# Level 2 - Week 10 - 01 Demo Script

**Estimated time:** 60-90 minutes

## Learning Objectives

- Define demo steps
- Include a failure case
- Call out evidence


## Overview

A good demo shows:

- problem
- approach
- live run
- failure case
- evidence
- roadmap

## Underlying theory: a demo is an argument (claim → evidence → reasoning)

A strong technical demo is not just “look, it runs”. It is a structured argument:

- claim: what your system can do (and cannot do)
- evidence: artifacts and live runs that support the claim
- reasoning: why the evidence supports the claim (mechanism + metrics)

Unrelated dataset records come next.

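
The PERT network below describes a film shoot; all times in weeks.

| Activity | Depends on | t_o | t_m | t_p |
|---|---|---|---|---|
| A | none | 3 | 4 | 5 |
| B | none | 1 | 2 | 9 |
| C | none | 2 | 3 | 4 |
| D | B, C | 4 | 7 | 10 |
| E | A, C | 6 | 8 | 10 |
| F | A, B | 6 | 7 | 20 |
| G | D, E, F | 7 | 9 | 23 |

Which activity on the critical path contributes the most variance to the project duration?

te_A = (3 + 4·4 + 5)/6 = 24/6 = 4; σ²_A = ((5−3)/6)² = 0.111
te_B = (1 + 4·2 + 9)/6 = 18/6 = 3; σ²_B = ((9−1)/6)² = 1.778
te_C = (2 + 4·3 + 4)/6 = 18/6 = 3; σ²_C = ((4−2)/6)² = 0.111
te_D = (4 + 4·7 + 10)/6 = 42/6 = 7; σ²_D = ((10−4)/6)² = 1.000
te_E = (6 + 4·8 + 10)/6 = 48/6 = 8; σ²_E = ((10−6)/6)² = 0.444
te_F = (6 + 4·7 + 20)/6 = 54/6 = 9; σ²_F = ((20−6)/6)² = 5.444
te_G = (7 + 4·9 + 23)/6 = 66/6 = 11; σ²_G = ((23−7)/6)² = 7.111

Forward pass:
ES_A = 0; EF_A = 4
ES_B = 0; EF_B = 3
ES_C = 0; EF_C = 3
ES_D = max(EF_B=3, EF_C=3) = 3; EF_D = 3+7 = 10
ES_E = max(EF_A=4, EF_C=3) = 4; EF_E = 4+8 = 12
ES_F = max(EF_A=4, EF_B=3) = 4; EF_F = 4+9 = 13
ES_G = max(EF_D=10, EF_E=12, EF_F=13) = 13; EF_G = 13+11 = 24
Expected project duration μ = 24 weeks. Critical path: A → F → G.

Variances on critical path: σ²_A=0.111, σ²_F=5.444, σ²_G=7.111.
Largest is σ²_G = 7.111.

G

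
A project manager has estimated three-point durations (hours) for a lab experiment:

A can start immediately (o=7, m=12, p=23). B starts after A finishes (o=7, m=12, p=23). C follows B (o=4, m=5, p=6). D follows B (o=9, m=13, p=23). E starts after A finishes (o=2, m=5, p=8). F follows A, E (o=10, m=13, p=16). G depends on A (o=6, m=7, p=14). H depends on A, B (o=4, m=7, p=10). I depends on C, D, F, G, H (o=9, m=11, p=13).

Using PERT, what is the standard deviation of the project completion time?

4.48 hours

te_A = (7 + 4·12 + 23)/6 = 78/6 = 13; σ²_A = ((23−7)/6)² = 7.111
te_B = (7 + 4·12 + 23)/6 = 78/6 = 13; σ²_B = ((23−7)/6)² = 7.111
te_C = (4 + 4·5 + 6)/6 = 30/6 = 5; σ²_C = ((6−4)/6)² = 0.111
te_D = (9 + 4·13 + 23)/6 = 84/6 = 14; σ²_D = ((23−9)/6)² = 5.444
te_E = (2 + 4·5 + 8)/6 = 30/6 = 5; σ²_E = ((8−2)/6)² = 1.000
te_F = (10 + 4·13 + 16)/6 = 78/6 = 13; σ²_F = ((16−10)/6)² = 1.000
te_G = (6 + 4·7 + 14)/6 = 48/6 = 8; σ²_G = ((14−6)/6)² = 1.778
te_H = (4 + 4·7 + 10)/6 = 42/6 = 7; σ²_H = ((10−4)/6)² = 1.000
te_I = (9 + 4·11 + 13)/6 = 66/6 = 11; σ²_I = ((13−9)/6)² = 0.444

Forward pass:
ES_A = 0; EF_A = 13
ES_B = 13; EF_B = 13+13 = 26
ES_C = 26; EF_C = 26+5 = 31
ES_D = 26; EF_D = 26+14 = 40
ES_E = 13; EF_E = 13+5 = 18
ES_F = max(EF_A=13, EF_E=18) = 18; EF_F = 18+13 = 31
ES_G = 13; EF_G = 13+8 = 21
ES_H = max(EF_A=13, EF_B=26) = 26; EF_H = 26+7 = 33
ES_I = max(EF_C=31, EF_D=40, EF_F=31, EF_G=21, EF_H=33) = 40; EF_I = 40+11 = 51
Expected project duration μ = 51 hours. Critical path: A → B → D → I.

Variance along critical path = 7.111 + 7.111 + 5.444 + 0.444 = 20.111
σ = √20.111 = 4.485 hours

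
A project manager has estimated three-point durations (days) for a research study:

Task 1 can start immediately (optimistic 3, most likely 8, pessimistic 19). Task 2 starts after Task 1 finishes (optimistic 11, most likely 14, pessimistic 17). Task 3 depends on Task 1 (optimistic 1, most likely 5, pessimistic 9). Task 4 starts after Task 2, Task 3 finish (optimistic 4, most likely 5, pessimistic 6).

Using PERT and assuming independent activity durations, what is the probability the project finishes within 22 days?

0.018

te_Task 1 = (3 + 4·8 + 19)/6 = 54/6 = 9; σ²_Task 1 = ((19−3)/6)² = 7.111
te_Task 2 = (11 + 4·14 + 17)/6 = 84/6 = 14; σ²_Task 2 = ((17−11)/6)² = 1.000
te_Task 3 = (1 + 4·5 + 9)/6 = 30/6 = 5; σ²_Task 3 = ((9−1)/6)² = 1.778
te_Task 4 = (4 + 4·5 + 6)/6 = 30/6 = 5; σ²_Task 4 = ((6−4)/6)² = 0.111

Forward pass:
ES_Task 1 = 0; EF_Task 1 = 9
ES_Task 2 = 9; EF_Task 2 = 9+14 = 23
ES_Task 3 = 9; EF_Task 3 = 9+5 = 14
ES_Task 4 = max(EF_Task 2=23, EF_Task 3=14) = 23; EF_Task 4 = 23+5 = 28
Expected project duration μ = 28 days. Critical path: Task 1 → Task 2 → Task 4.

Variance along critical path = 7.111 + 1.000 + 0.111 = 8.222; σ = √8.222 = 2.867 days.
Z = (22 − 28) / 2.867 = -2.092
P(T ≤ 22) = Φ(-2.092) ≈ 0.018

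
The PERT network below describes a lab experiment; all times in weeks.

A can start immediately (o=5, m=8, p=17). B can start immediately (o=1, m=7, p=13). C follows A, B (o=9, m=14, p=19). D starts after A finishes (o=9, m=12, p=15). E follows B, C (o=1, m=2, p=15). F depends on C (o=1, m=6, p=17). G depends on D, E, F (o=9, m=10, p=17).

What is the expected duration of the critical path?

te_A = (5 + 4·8 + 17)/6 = 54/6 = 9
te_B = (1 + 4·7 + 13)/6 = 42/6 = 7
te_C = (9 + 4·14 + 19)/6 = 84/6 = 14
te_D = (9 + 4·12 + 15)/6 = 72/6 = 12
te_E = (1 + 4·2 + 15)/6 = 24/6 = 4
te_F = (1 + 4·6 + 17)/6 = 42/6 = 7
te_G = (9 + 4·10 + 17)/6 = 66/6 = 11

Forward pass:
ES_A = 0; EF_A = 9
ES_B = 0; EF_B = 7
ES_C = max(EF_A=9, EF_B=7) = 9; EF_C = 9+14 = 23
ES_D = 9; EF_D = 9+12 = 21
ES_E = max(EF_B=7, EF_C=23) = 23; EF_E = 23+4 = 27
ES_F = 23; EF_F = 23+7 = 30
ES_G = max(EF_D=21, EF_E=27, EF_F=30) = 30; EF_G = 30+11 = 41
Expected project duration μ = 41 weeks. Critical path: A → C → F → G.

41 weeks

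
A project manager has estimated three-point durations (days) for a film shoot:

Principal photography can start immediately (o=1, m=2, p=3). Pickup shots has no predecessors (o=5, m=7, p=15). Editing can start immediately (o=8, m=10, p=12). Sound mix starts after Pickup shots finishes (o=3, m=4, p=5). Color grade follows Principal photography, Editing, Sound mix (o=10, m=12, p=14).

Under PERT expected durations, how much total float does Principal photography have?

10 days

te_Principal photography = (1 + 4·2 + 3)/6 = 12/6 = 2
te_Pickup shots = (5 + 4·7 + 15)/6 = 48/6 = 8
te_Editing = (8 + 4·10 + 12)/6 = 60/6 = 10
te_Sound mix = (3 + 4·4 + 5)/6 = 24/6 = 4
te_Color grade = (10 + 4·12 + 14)/6 = 72/6 = 12

Forward pass:
ES_Principal photography = 0; EF_Principal photography = 2
ES_Pickup shots = 0; EF_Pickup shots = 8
ES_Editing = 0; EF_Editing = 10
ES_Sound mix = 8; EF_Sound mix = 8+4 = 12
ES_Color grade = max(EF_Principal photography=2, EF_Editing=10, EF_Sound mix=12) = 12; EF_Color grade = 12+12 = 24
Expected project duration μ = 24 days. Critical path: Pickup shots → Sound mix → Color grade.

Backward pass:
LF_Color grade = 24; LS_Color grade = 24−12 = 12
LF_Sound mix = LS_Color grade = 12; LS_Sound mix = 12−4 = 8
LF_Editing = LS_Color grade = 12; LS_Editing = 12−10 = 2
LF_Pickup shots = LS_Sound mix = 8; LS_Pickup shots = 8−8 = 0
LF_Principal photography = LS_Color grade = 12; LS_Principal photography = 12−2 = 10
Slack_Principal photography = LS_Principal photography − ES_Principal photography = 10 − 0 = 10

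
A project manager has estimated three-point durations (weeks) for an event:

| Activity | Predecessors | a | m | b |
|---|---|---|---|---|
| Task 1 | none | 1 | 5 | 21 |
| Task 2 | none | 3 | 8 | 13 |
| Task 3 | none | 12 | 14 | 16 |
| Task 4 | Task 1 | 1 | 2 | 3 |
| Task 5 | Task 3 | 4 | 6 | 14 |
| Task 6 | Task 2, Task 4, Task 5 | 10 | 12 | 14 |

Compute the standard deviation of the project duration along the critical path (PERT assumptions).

1.91 weeks

te_Task 1 = (1 + 4·5 + 21)/6 = 42/6 = 7; σ²_Task 1 = ((21−1)/6)² = 11.111
te_Task 2 = (3 + 4·8 + 13)/6 = 48/6 = 8; σ²_Task 2 = ((13−3)/6)² = 2.778
te_Task 3 = (12 + 4·14 + 16)/6 = 84/6 = 14; σ²_Task 3 = ((16−12)/6)² = 0.444
te_Task 4 = (1 + 4·2 + 3)/6 = 12/6 = 2; σ²_Task 4 = ((3−1)/6)² = 0.111
te_Task 5 = (4 + 4·6 + 14)/6 = 42/6 = 7; σ²_Task 5 = ((14−4)/6)² = 2.778
te_Task 6 = (10 + 4·12 + 14)/6 = 72/6 = 12; σ²_Task 6 = ((14−10)/6)² = 0.444

Forward pass:
ES_Task 1 = 0; EF_Task 1 = 7
ES_Task 2 = 0; EF_Task 2 = 8
ES_Task 3 = 0; EF_Task 3 = 14
ES_Task 4 = 7; EF_Task 4 = 7+2 = 9
ES_Task 5 = 14; EF_Task 5 = 14+7 = 21
ES_Task 6 = max(EF_Task 2=8, EF_Task 4=9, EF_Task 5=21) = 21; EF_Task 6 = 21+12 = 33
Expected project duration μ = 33 weeks. Critical path: Task 3 → Task 5 → Task 6.

Variance along critical path = 0.444 + 2.778 + 0.444 = 3.667
σ = √3.667 = 1.915 weeks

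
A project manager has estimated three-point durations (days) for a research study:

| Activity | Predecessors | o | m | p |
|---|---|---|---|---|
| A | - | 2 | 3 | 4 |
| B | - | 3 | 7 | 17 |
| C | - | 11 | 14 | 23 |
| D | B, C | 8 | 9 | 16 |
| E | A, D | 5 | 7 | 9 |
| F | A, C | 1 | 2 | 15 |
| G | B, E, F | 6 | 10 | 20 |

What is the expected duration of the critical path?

te_A = (2 + 4·3 + 4)/6 = 18/6 = 3
te_B = (3 + 4·7 + 17)/6 = 48/6 = 8
te_C = (11 + 4·14 + 23)/6 = 90/6 = 15
te_D = (8 + 4·9 + 16)/6 = 60/6 = 10
te_E = (5 + 4·7 + 9)/6 = 42/6 = 7
te_F = (1 + 4·2 + 15)/6 = 24/6 = 4
te_G = (6 + 4·10 + 20)/6 = 66/6 = 11

Forward pass:
ES_A = 0; EF_A = 3
ES_B = 0; EF_B = 8
ES_C = 0; EF_C = 15
ES_D = max(EF_B=8, EF_C=15) = 15; EF_D = 15+10 = 25
ES_E = max(EF_A=3, EF_D=25) = 25; EF_E = 25+7 = 32
ES_F = max(EF_A=3, EF_C=15) = 15; EF_F = 15+4 = 19
ES_G = max(EF_B=8, EF_E=32, EF_F=19) = 32; EF_G = 32+11 = 43
Expected project duration μ = 43 days. Critical path: C → D → E → G.

43 days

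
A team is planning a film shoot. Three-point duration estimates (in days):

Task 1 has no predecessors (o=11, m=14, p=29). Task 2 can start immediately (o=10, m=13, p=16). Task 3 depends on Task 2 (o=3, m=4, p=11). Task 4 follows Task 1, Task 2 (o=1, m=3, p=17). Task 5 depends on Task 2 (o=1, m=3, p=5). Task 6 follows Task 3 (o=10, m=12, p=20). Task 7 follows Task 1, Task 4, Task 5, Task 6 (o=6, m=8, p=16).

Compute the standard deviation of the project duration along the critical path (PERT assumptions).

te_Task 1 = (11 + 4·14 + 29)/6 = 96/6 = 16; σ²_Task 1 = ((29−11)/6)² = 9.000
te_Task 2 = (10 + 4·13 + 16)/6 = 78/6 = 13; σ²_Task 2 = ((16−10)/6)² = 1.000
te_Task 3 = (3 + 4·4 + 11)/6 = 30/6 = 5; σ²_Task 3 = ((11−3)/6)² = 1.778
te_Task 4 = (1 + 4·3 + 17)/6 = 30/6 = 5; σ²_Task 4 = ((17−1)/6)² = 7.111
te_Task 5 = (1 + 4·3 + 5)/6 = 18/6 = 3; σ²_Task 5 = ((5−1)/6)² = 0.444
te_Task 6 = (10 + 4·12 + 20)/6 = 78/6 = 13; σ²_Task 6 = ((20−10)/6)² = 2.778
te_Task 7 = (6 + 4·8 + 16)/6 = 54/6 = 9; σ²_Task 7 = ((16−6)/6)² = 2.778

Forward pass:
ES_Task 1 = 0; EF_Task 1 = 16
ES_Task 2 = 0; EF_Task 2 = 13
ES_Task 3 = 13; EF_Task 3 = 13+5 = 18
ES_Task 4 = max(EF_Task 1=16, EF_Task 2=13) = 16; EF_Task 4 = 16+5 = 21
ES_Task 5 = 13; EF_Task 5 = 13+3 = 16
ES_Task 6 = 18; EF_Task 6 = 18+13 = 31
ES_Task 7 = max(EF_Task 1=16, EF_Task 4=21, EF_Task 5=16, EF_Task 6=31) = 31; EF_Task 7 = 31+9 = 40
Expected project duration μ = 40 days. Critical path: Task 2 → Task 3 → Task 6 → Task 7.

Variance along critical path = 1.000 + 1.778 + 2.778 + 2.778 = 8.333
σ = √8.333 = 2.887 days

2.89 days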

For RAG systems, the most important claims are usually:

- grounded answers when evidence exists
- safe behavior (clarify/refuse) when evidence is missing

## Why you must include a failure case

Every real RAG system fails. Showing a controlled failure case demonstrates:

- you understand failure modes
- you built deterministic guardrails (not “prompt hope”)
- you can debug via `/search` and traces

## Practice Steps

- Write a demo script with specific steps, timings, and queries.
- Include one in-KB example and one out-of-KB example.
- Include explicit evidence artifacts (metrics + labeled failures) and a roadmap.

### Sample code

Demo steps template.


In [None]:
DEMO_STEPS = [
    'state problem and constraints',
    'show architecture diagram',
    'run in-KB query with citations',
    'run out-of-KB query with refuse',
    'show metrics and failures',
]

print(DEMO_STEPS)


### Student fill-in

Add timing and specific queries.


In [None]:
DEMO_SCRIPT = [
    {
        "time_s": 60,
        "step": "Problem + constraints",
        "say": "We built a RAG assistant for <domain>. It must answer with citations, refuse/clarify when evidence is missing, and stay under <latency_target>."
    },
    {
        "time_s": 90,
        "step": "Architecture + data flow",
        "say": "Request goes: /chat → /search → context assembly → LLM → citation validation → response (mode + citations)."
    },
    {
        "time_s": 120,
        "step": "In-KB live run",
        "do": "Call /chat with a known in-KB question; show answer + citations; optionally show /search output.",
        "example_question": "<in_kb_question_here>",
    },
    {
        "time_s": 60,
        "step": "Out-of-KB failure case",
        "do": "Call /chat with an out-of-KB question; show mode=clarify/refuse; explain deterministic rule.",
        "example_question": "<out_of_kb_question_here>",
    },
    {
        "time_s": 60,
        "step": "Evidence pack",
        "do": "Open runs/<run_id>/metrics.json and failures.json; show 1–2 headline metrics and 1–2 labeled failures.",
    },
    {
        "time_s": 30,
        "step": "Roadmap",
        "say": "Next iterations: (1) fix failure type X via change Y, (2) improve metric Z via change W."
    },
]

for s in DEMO_SCRIPT:
    print(s)

## Self-check

- Is a failure case included?
- Are evidence artifacts referenced?


## Template: Defense narrative (fill-in)

Use this as a short preparation worksheet.

Goal: make your claims falsifiable (tied to metrics/artifacts), and keep tradeoffs explicit.

### What you will show

- in-KB question + citations
- out-of-KB question + clarify/refuse behavior
- a small evidence pack (metrics + failures)

### What you will claim

- one sentence describing what the system does
- one sentence describing a known limitation

### What you will prove with artifacts

- one metric movement (before → after)
- one failure case you understand (label + mitigation or planned fix)

In [None]:
DEFENSE_TEMPLATE = """Architecture summary:
- Components:
- Data flow:

Tradeoffs (name the tradeoff + what you chose):
- precision vs recall:
- latency vs reliability:
- strict validation vs UX:

Evidence:
- baseline run_id:
- improved run_id:
- headline metric(s) that moved:
- 1-2 labeled failures (root cause + note):

Roadmap (next 2 iterations tied to evidence):
- 
- 
"""

print(DEFENSE_TEMPLATE)

## Self-check

- Can you demo without editing code live?
- Do you have a clear failure case story?
- Can you point to concrete artifacts (metrics + failures) for your claims?
- Are your tradeoffs explicit (not hand-wavy)?